To address this critical issue, Alhadi and her team developed two new mouse models.

First, the researchers put astrocytes from embryonic brain cells into a petri dish, infected with HIV, and then injected the infected cells into the brains of laboratory mice, a group of newborn mice and a group of adult mice. It was found that in both groups of mice, the virus-infected astrocytes were transmitted to CD4 cells. CD4 cells are a class of immune cells responsible for coordinating the body’s immune response and are one of the main targets of HIV.

After contracting the virus from astrocytes, CD4 cells leave the brain and enter other tissues. In other words, when “the brain is already infected with HIV, the virus can leave the brain and re-infect peripheral organs.” “

The authors note that the spleen and lymph nodes are particularly susceptible to infection during this process. If it can block the transfer of CD4 cells, or can cut off the virus transmission chain.

To ensure that the virus can infect astrocytes on its own without any human assistance, the researchers also conducted another experiment, injecting healthy human astrocytes into mice and then infecting them with HIV. In this case, some human astrocytes are still infected with the virus and release the virus to other parts of the body. It’s worth noting that even if the mice received cocktail therapy, the virus could escape from the brain, except that it had “lower levels” compared to untreated mice. If treatment is stopped, the virus that escapes from the brain can cause a full-blown infection.

For further confirmation, the authors also analyzed the donated brains of four HIV-infected people. All four received effective cocktail therapy before their lives. (The study does not specify the cause of death for each donor, but notes that at the time of their death, the viral water in the body was effectively inhibited by cocktail therapy on average.) The team found that a small number of stargliating cells had genetic material in the nucleus of the HIV virus, indicating that those cells had been infected.


Many of the problems associated with astrocytes and HIV remain unresolved. As Alhadi points out, some types of astrocytes can hide HIV, while others can’t. In addition, although mouse experiments have shown that HIV can leave the brain, autopsy analysis of human donors does not confirm that this can also occur in humans.

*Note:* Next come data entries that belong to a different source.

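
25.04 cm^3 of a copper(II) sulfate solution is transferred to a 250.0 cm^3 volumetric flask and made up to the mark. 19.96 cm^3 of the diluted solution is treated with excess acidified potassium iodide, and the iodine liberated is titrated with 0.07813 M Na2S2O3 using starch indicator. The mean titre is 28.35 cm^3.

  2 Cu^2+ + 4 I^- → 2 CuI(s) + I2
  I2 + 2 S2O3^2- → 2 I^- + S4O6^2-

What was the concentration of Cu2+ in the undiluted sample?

1.108 M

n(S2O3^2-) = 0.02835 × 0.07813 = 2.215 × 10^-3 mol
n(I2) = n(S2O3^2-)/2 = 1.107 × 10^-3 mol
From the 2:1 ratio, n(Cu2+) in the aliquot = 2/1 × 1.107 × 10^-3 = 2.215 × 10^-3 mol
[Cu2+]_dilute = 2.215 × 10^-3 / 0.01996 = 0.1110 mol/L
[Cu2+]_original = 0.1110 × 250.0/25.04 = 1.108 mol/L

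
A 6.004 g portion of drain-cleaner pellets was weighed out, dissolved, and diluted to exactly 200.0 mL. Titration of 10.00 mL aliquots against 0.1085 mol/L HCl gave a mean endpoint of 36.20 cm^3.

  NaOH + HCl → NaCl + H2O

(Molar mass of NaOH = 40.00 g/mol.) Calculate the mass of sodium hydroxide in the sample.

3.142 g

n(HCl) per titration = 0.03620 × 0.1085 = 3.928 × 10^-3 mol
n(NaOH) in each aliquot = 3.928 × 10^-3 mol (1:1 ratio)
n(NaOH) in the whole flask = 3.928 × 10^-3 × 200.0/10.00 = 0.07855 mol
mass of NaOH = 0.07855 × 40.00 = 3.142 g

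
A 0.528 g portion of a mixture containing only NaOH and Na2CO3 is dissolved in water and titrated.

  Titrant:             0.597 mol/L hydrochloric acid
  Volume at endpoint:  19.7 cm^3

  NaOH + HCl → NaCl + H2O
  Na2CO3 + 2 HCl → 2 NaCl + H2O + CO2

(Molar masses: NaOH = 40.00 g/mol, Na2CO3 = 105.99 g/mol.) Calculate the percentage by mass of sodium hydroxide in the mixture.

55.5 %

n(HCl) = 0.0197 × 0.597 = 0.0118 mol
Let x = n(NaOH), y = n(Na2CO3).
Titrant: 1x + 2y = 0.0118;  mass: 40.00x + 105.99y = 0.528
Solving, x = 7.33 × 10^-3 mol, y = 2.21 × 10^-3 mol
mass of NaOH = 7.33 × 10^-3 × 40.00 = 0.293 g
% NaOH = 0.293 / 0.528 × 100 = 55.5 %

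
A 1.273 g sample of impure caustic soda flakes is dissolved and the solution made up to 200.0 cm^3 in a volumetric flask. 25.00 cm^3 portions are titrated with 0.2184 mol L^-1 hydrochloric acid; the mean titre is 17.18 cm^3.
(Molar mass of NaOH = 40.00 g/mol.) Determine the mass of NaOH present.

NaOH + HCl → NaCl + H2O
n(HCl) per titration = 0.01718 × 0.2184 = 3.752 × 10^-3 mol
n(NaOH) in each aliquot = 3.752 × 10^-3 mol (1:1 ratio)
n(NaOH) in the whole flask = 3.752 × 10^-3 × 200.0/25.00 = 0.03002 mol
mass of NaOH = 0.03002 × 40.00 = 1.201 g

1.201 g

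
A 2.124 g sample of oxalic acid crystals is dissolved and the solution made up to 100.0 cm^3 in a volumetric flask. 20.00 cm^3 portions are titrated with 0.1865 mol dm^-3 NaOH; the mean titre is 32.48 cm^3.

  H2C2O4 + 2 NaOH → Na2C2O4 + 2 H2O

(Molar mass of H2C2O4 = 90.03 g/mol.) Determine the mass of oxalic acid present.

1.363 g

n(NaOH) per titration = 0.03248 × 0.1865 = 6.058 × 10^-3 mol
From the 1:2 ratio, n(H2C2O4) in each aliquot = 1/2 × 6.058 × 10^-3 = 3.029 × 10^-3 mol
n(H2C2O4) in the whole flask = 3.029 × 10^-3 × 100.0/20.00 = 0.01514 mol
mass of H2C2O4 = 0.01514 × 90.03 = 1.363 g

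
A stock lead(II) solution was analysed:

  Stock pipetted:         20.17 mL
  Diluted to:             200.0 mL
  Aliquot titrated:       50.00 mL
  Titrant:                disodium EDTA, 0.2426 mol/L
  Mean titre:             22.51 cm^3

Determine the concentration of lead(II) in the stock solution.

1.083 mol/L

Pb^2+ + EDTA^4- → [Pb(EDTA)]^2-
n(EDTA) = 0.02251 × 0.2426 = 5.461 × 10^-3 mol
n(Pb2+) in the aliquot = 5.461 × 10^-3 mol (1:1 ratio)
[Pb2+]_dilute = 5.461 × 10^-3 / 0.05000 = 0.1092 mol/L
Dilution factor = 200.0 / 20.17 = 9.916
[Pb2+]_stock = 0.1092 × 9.916 = 1.083 mol/L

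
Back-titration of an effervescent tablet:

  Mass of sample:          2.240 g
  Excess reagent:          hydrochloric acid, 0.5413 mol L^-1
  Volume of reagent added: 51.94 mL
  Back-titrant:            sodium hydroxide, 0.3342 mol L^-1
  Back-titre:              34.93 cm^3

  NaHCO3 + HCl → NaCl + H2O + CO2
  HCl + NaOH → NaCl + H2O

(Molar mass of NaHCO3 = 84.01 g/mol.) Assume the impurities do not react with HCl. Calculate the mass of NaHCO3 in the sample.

1.381 g

n(HCl) added = 0.05194 × 0.5413 = 0.02812 mol
n(NaOH) used in back-titration = 0.03493 × 0.3342 = 0.01167 mol
n(HCl) left over = 0.01167 mol (1:1 ratio)
n(HCl) consumed by analyte = 0.02812 − 0.01167 = 0.01644 mol
n(NaHCO3) = 0.01644 mol (1:1 ratio)
mass of NaHCO3 = 0.01644 × 84.01 = 1.381 g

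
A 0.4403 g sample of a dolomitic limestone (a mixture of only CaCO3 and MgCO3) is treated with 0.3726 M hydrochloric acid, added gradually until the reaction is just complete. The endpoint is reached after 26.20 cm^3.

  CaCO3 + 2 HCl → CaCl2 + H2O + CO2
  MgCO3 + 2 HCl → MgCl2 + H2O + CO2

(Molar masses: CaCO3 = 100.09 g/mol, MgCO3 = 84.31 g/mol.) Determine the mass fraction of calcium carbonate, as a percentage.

n(HCl) = 0.02620 × 0.3726 = 9.762 × 10^-3 mol
Let x = n(CaCO3), y = n(MgCO3).
Titrant: 2x + 2y = 9.762 × 10^-3;  mass: 100.09x + 84.31y = 0.4403
Solving, x = 1.824 × 10^-3 mol, y = 3.057 × 10^-3 mol
mass of CaCO3 = 1.824 × 10^-3 × 100.09 = 0.1825 g
% CaCO3 = 0.1825 / 0.4403 × 100 = 41.46 %

41.46 %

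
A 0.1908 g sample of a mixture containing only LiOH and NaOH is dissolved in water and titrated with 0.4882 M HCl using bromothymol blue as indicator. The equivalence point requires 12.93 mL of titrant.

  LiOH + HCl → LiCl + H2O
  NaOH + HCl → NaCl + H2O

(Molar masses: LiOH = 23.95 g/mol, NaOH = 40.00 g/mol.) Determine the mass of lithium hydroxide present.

n(HCl) = 0.01293 × 0.4882 = 6.312 × 10^-3 mol
Let x = n(LiOH), y = n(NaOH).
Titrant: 1x + 1y = 6.312 × 10^-3;  mass: 23.95x + 40.00y = 0.1908
Solving, x = 3.844 × 10^-3 mol, y = 2.468 × 10^-3 mol
mass of LiOH = 3.844 × 10^-3 × 23.95 = 0.09207 g

0.09207 g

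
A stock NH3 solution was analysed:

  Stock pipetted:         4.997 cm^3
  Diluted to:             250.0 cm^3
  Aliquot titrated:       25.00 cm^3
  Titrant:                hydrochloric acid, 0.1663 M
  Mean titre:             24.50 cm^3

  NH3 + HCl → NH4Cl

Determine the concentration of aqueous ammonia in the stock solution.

n(HCl) = 0.02450 × 0.1663 = 4.074 × 10^-3 mol
n(NH3) in the aliquot = 4.074 × 10^-3 mol (1:1 ratio)
[NH3]_dilute = 4.074 × 10^-3 / 0.02500 = 0.1630 mol/L
Dilution factor = 250.0 / 4.997 = 50.03
[NH3]_stock = 0.1630 × 50.03 = 8.154 mol/L

8.154 M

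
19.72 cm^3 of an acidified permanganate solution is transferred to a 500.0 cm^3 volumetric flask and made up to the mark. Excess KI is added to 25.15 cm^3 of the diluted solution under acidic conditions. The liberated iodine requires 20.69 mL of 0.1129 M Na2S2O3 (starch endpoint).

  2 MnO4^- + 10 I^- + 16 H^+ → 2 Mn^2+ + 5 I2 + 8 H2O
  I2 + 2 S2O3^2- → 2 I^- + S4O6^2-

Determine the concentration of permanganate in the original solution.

n(S2O3^2-) = 0.02069 × 0.1129 = 2.336 × 10^-3 mol
n(I2) = n(S2O3^2-)/2 = 1.168 × 10^-3 mol
From the 2:5 ratio, n(MnO4^-) in the aliquot = 2/5 × 1.168 × 10^-3 = 4.672 × 10^-4 mol
[MnO4^-]_dilute = 4.672 × 10^-4 / 0.02515 = 0.01858 mol/L
[MnO4^-]_original = 0.01858 × 500.0/19.72 = 0.4710 mol/L

0.4710 M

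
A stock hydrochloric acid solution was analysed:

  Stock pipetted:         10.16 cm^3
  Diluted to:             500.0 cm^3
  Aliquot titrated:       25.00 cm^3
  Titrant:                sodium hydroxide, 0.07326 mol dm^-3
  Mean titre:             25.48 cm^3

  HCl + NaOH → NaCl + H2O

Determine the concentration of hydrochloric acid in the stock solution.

n(NaOH) = 0.02548 × 0.07326 = 1.867 × 10^-3 mol
n(HCl) in the aliquot = 1.867 × 10^-3 mol (1:1 ratio)
[HCl]_dilute = 1.867 × 10^-3 / 0.02500 = 0.07467 mol/L
Dilution factor = 500.0 / 10.16 = 49.21
[HCl]_stock = 0.07467 × 49.21 = 3.675 mol/L

3.675 mol/L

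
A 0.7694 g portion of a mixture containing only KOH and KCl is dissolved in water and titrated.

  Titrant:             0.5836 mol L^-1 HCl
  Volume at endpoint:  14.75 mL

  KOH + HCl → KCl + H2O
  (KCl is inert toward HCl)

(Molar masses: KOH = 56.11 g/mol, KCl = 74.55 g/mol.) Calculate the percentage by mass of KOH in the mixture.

n(HCl) = 0.01475 × 0.5836 = 8.608 × 10^-3 mol
Let x = n(KOH), y = n(KCl).
Titrant: 1x = 8.608 × 10^-3;  mass: 56.11x + 74.55y = 0.7694
Solving, x = 8.608 × 10^-3 mol, y = 3.842 × 10^-3 mol
mass of KOH = 8.608 × 10^-3 × 56.11 = 0.4830 g
% KOH = 0.4830 / 0.7694 × 100 = 62.78 %

62.78 %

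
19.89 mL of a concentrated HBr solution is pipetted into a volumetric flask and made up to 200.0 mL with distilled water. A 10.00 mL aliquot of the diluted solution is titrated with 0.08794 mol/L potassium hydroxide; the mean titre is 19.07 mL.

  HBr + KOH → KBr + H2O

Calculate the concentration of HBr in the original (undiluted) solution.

n(KOH) = 0.01907 × 0.08794 = 1.677 × 10^-3 mol
n(HBr) in the aliquot = 1.677 × 10^-3 mol (1:1 ratio)
[HBr]_dilute = 1.677 × 10^-3 / 0.01000 = 0.1677 mol/L
Dilution factor = 200.0 / 19.89 = 10.06
[HBr]_stock = 0.1677 × 10.06 = 1.686 mol/L

1.686 mol/L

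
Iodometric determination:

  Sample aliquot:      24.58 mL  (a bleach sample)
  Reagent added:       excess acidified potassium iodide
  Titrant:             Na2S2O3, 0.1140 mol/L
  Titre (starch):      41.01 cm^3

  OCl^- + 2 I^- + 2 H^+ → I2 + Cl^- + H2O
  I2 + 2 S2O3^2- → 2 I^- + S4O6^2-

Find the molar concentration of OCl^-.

0.09510 mol/L

n(S2O3^2-) = 0.04101 × 0.1140 = 4.675 × 10^-3 mol
n(I2) = n(S2O3^2-)/2 = 2.338 × 10^-3 mol
n(OCl^-) in the aliquot = 2.338 × 10^-3 mol (1:1 ratio)
[OCl^-] = 2.338 × 10^-3 / 0.02458 = 0.09510 mol/L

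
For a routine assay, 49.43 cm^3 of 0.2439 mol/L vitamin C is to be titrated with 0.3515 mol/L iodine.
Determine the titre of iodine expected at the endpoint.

C6H8O6 + I2 → C6H6O6 + 2 HI
n(C6H8O6) = 0.04943 L × 0.2439 mol/L = 0.01206 mol
n(I2) = 0.01206 mol (1:1 stoichiometry)
V(I2) = 0.01206 mol / 0.3515 mol/L = 0.03430 L = 34.30 mL

34.30 mL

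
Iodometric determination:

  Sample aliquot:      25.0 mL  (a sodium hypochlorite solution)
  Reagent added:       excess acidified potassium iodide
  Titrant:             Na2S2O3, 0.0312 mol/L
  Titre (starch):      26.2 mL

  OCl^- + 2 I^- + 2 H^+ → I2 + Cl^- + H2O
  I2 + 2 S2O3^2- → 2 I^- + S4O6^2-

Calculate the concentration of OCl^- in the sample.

0.0163 mol/L

n(S2O3^2-) = 0.0262 × 0.0312 = 8.17 × 10^-4 mol
n(I2) = n(S2O3^2-)/2 = 4.09 × 10^-4 mol
n(OCl^-) in the aliquot = 4.09 × 10^-4 mol (1:1 ratio)
[OCl^-] = 4.09 × 10^-4 / 0.0250 = 0.0163 mol/L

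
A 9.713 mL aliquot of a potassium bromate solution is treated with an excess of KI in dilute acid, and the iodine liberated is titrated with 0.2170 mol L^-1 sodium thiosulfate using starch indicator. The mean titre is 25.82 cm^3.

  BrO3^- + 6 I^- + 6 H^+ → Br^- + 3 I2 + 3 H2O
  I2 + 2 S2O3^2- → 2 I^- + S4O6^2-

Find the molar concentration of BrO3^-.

n(S2O3^2-) = 0.02582 × 0.2170 = 5.603 × 10^-3 mol
n(I2) = n(S2O3^2-)/2 = 2.801 × 10^-3 mol
From the 1:3 ratio, n(BrO3^-) in the aliquot = 1/3 × 2.801 × 10^-3 = 9.338 × 10^-4 mol
[BrO3^-] = 9.338 × 10^-4 / 0.009713 = 0.09614 mol/L

0.09614 mol/L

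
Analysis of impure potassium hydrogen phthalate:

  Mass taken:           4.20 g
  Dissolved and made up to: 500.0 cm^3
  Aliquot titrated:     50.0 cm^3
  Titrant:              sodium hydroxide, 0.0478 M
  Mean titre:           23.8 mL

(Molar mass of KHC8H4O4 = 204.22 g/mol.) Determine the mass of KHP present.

2.32 g

KHC8H4O4 + NaOH → KNaC8H4O4 + H2O
n(NaOH) per titration = 0.0238 × 0.0478 = 1.14 × 10^-3 mol
n(KHC8H4O4) in each aliquot = 1.14 × 10^-3 mol (1:1 ratio)
n(KHC8H4O4) in the whole flask = 1.14 × 10^-3 × 500.0/50.0 = 0.0114 mol
mass of KHC8H4O4 = 0.0114 × 204.22 = 2.32 g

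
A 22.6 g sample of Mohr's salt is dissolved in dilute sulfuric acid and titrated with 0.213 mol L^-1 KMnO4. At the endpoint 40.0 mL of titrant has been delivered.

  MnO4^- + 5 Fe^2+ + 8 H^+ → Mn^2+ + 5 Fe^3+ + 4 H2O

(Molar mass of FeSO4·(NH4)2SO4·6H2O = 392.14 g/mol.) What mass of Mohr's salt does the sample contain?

n(KMnO4) = 0.0400 L × 0.213 mol/L = 8.52 × 10^-3 mol
From the 5:1 ratio, n(FeSO4·(NH4)2SO4·6H2O) = 5/1 × 8.52 × 10^-3 = 0.0426 mol
mass of FeSO4·(NH4)2SO4·6H2O = 0.0426 × 392.14 g/mol = 16.7 g

16.7 g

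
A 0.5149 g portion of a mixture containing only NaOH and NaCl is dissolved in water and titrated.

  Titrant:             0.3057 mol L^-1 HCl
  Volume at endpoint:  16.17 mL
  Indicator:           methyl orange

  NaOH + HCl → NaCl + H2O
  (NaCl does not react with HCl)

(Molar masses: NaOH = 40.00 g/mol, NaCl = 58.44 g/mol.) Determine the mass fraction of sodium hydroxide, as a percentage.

38.40 %

n(HCl) = 0.01617 × 0.3057 = 4.943 × 10^-3 mol
Let x = n(NaOH), y = n(NaCl).
Titrant: 1x = 4.943 × 10^-3;  mass: 40.00x + 58.44y = 0.5149
Solving, x = 4.943 × 10^-3 mol, y = 5.427 × 10^-3 mol
mass of NaOH = 4.943 × 10^-3 × 40.00 = 0.1977 g
% NaOH = 0.1977 / 0.5149 × 100 = 38.40 %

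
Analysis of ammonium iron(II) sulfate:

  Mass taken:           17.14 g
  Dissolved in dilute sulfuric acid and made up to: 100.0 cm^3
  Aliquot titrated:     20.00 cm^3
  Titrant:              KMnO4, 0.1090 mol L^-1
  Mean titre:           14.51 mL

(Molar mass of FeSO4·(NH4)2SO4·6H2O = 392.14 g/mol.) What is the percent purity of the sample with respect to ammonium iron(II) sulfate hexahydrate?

90.46 %

MnO4^- + 5 Fe^2+ + 8 H^+ → Mn^2+ + 5 Fe^3+ + 4 H2O
n(KMnO4) per titration = 0.01451 × 0.1090 = 1.582 × 10^-3 mol
From the 5:1 ratio, n(FeSO4·(NH4)2SO4·6H2O) in each aliquot = 5/1 × 1.582 × 10^-3 = 7.908 × 10^-3 mol
n(FeSO4·(NH4)2SO4·6H2O) in the whole flask = 7.908 × 10^-3 × 100.0/20.00 = 0.03954 mol
mass of FeSO4·(NH4)2SO4·6H2O = 0.03954 × 392.14 = 15.51 g
% FeSO4·(NH4)2SO4·6H2O = 15.51 / 17.14 × 100 = 90.46 %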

“Animal models don’t work perfectly,” says Alhadi, so there may be differences in the way viruses are infected in animals and humans.

As Nadlov points out, in the natural process of HIV infection, each time the virus replicates, genetic variation accumulates, and the genetic material needed for infection may be lost in the process. To fully understand the role of astrocytes in HIV infection, researchers also need to understand how high levels of the virus in these cells can actually cause infection.

Alhadi and his team have begun to address this problem by analyzing the brain tissue of infected people and fragments of HIV genetic material found therein, but further research is needed to confirm that the virus found in it can infect cells and transfer to other organs in the body. In addition, Nadlov said, scientists also need to understand the exact path of HIV leaving the brain and infecting other organs. This information is crucial in developing brain-specific therapies and successfully curing HIV infections.